MIT Open Source antidrift

workflow

Stage-based pipeline engine with checkpoint resume. Run pipelines over thousands of items. If it crashes, it picks up where it left off.

Node.js · Python · Go
per-item concurrency
fs checkpoint store
resume after crash
0 runtime deps
$ npm install @probeo/workflow

What it does

workflow runs a sequence of stages over a list of items. Each item moves through the stages independently, with configurable concurrency at each stage. Progress is checkpointed to the filesystem after each item completes a stage. If the process crashes or is killed, it resumes from the last checkpoint — not from the beginning.

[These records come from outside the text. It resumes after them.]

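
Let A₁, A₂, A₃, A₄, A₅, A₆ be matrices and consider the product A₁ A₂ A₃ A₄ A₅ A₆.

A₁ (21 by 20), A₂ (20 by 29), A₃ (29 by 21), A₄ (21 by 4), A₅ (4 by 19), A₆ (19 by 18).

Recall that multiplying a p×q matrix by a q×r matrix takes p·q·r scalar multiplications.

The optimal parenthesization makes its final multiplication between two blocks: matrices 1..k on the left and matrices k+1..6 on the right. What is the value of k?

Adjacent pairs: A₁A₂ = 21·20·29 = 12180; A₂A₃ = 20·29·21 = 12180; A₃A₄ = 29·21·4 = 2436; A₄A₅ = 21·4·19 = 1596; A₅A₆ = 4·19·18 = 1368.
Length 3: A₁..A₃: k=1: 0+12180+21·20·21=21000; k=2: 12180+0+21·29·21=24969 → min 21000 | A₂..A₄: k=2: 0+2436+20·29·4=4756; k=3: 12180+0+20·21·4=13860 → min 4756 | A₃..A₅: k=3: 0+1596+29·21·19=13167; k=4: 2436+0+29·4·19=4640 → min 4640 | A₄..A₆: k=4: 0+1368+21·4·18=2880; k=5: 1596+0+21·19·18=8778 → min 2880.
Length 4: A₁..A₄: k=1: 0+4756+21·20·4=6436; k=2: 12180+2436+21·29·4=17052; k=3: 21000+0+21·21·4=22764 → min 6436 | A₂..A₅: k=2: 0+4640+20·29·19=15660; k=3: 12180+1596+20·21·19=21756; k=4: 4756+0+20·4·19=6276 → min 6276 | A₃..A₆: k=3: 0+2880+29·21·18=13842; k=4: 2436+1368+29·4·18=5892; k=5: 4640+0+29·19·18=14558 → min 5892.
Length 5: A₁..A₅: k=1: 0+6276+21·20·19=14256; k=2: 12180+4640+21·29·19=28391; k=3: 21000+1596+21·21·19=30975; k=4: 6436+0+21·4·19=8032 → min 8032 | A₂..A₆: k=2: 0+5892+20·29·18=16332; k=3: 12180+2880+20·21·18=22620; k=4: 4756+1368+20·4·18=7564; k=5: 6276+0+20·19·18=13116 → min 7564.
Top-level splits: k=1: (A₁..A₁)·(A₂..A₆) → 0+7564+21·20·18 = 15124; k=2: (A₁..A₂)·(A₃..A₆) → 12180+5892+21·29·18 = 29034; k=3: (A₁..A₃)·(A₄..A₆) → 21000+2880+21·21·18 = 31818; k=4: (A₁..A₄)·(A₅..A₆) → 6436+1368+21·4·18 = 9316; k=5: (A₁..A₅)·(A₆..A₆) → 8032+0+21·19·18 = 15214.
Best split is after A₄, i.e. k = 4.

4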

Retries use exponential backoff. Failures are logged per-item, not pipeline-wide. A single item failing doesn't stop the run.

Usage

Node.js
import { workflow } from '@probeo/workflow';

const pipeline = workflow({
  name: 'content-pipeline',
  checkpoint: './.checkpoints',
  stages: [
    {
      name: 'fetch',
      concurrency: 10,
      run: async (item) => {
        const html = await fetch(item.url).then(r => r.text());
        return { ...item, html };
      },
    },
    {
      name: 'analyze',
      concurrency: 5,
      run: async (item) => {
        const signals = await extractSignals(item.html);
        return { ...item, signals };
      },
    },
    {
      name: 'store',
      concurrency: 20,
      run: async (item) => {
        await db.upsert(item);
      },
    },
  ],
});

const items = await getUrls(); // e.g. 50,000 pages
await pipeline.run(items);
// Crashes partway through? Run again — it skips completed items.

Key behaviors

  • Per-item checkpoints. Each item's stage completion is written to disk. Resuming re-reads the checkpoint and skips already-completed work.
  • Per-stage concurrency. IO-bound stages (fetch) can run at higher concurrency than CPU-bound stages (analyze).
  • Exponential backoff. Failed items are retried with configurable delay and max attempts before being marked as errored.
  • Zero runtime dependencies. The checkpoint store is plain JSON on disk. No Redis, no database, no broker required.

Used in Probeo

workflow was extracted from Probeo, where it runs in production handling multi-stage pipeline orchestration.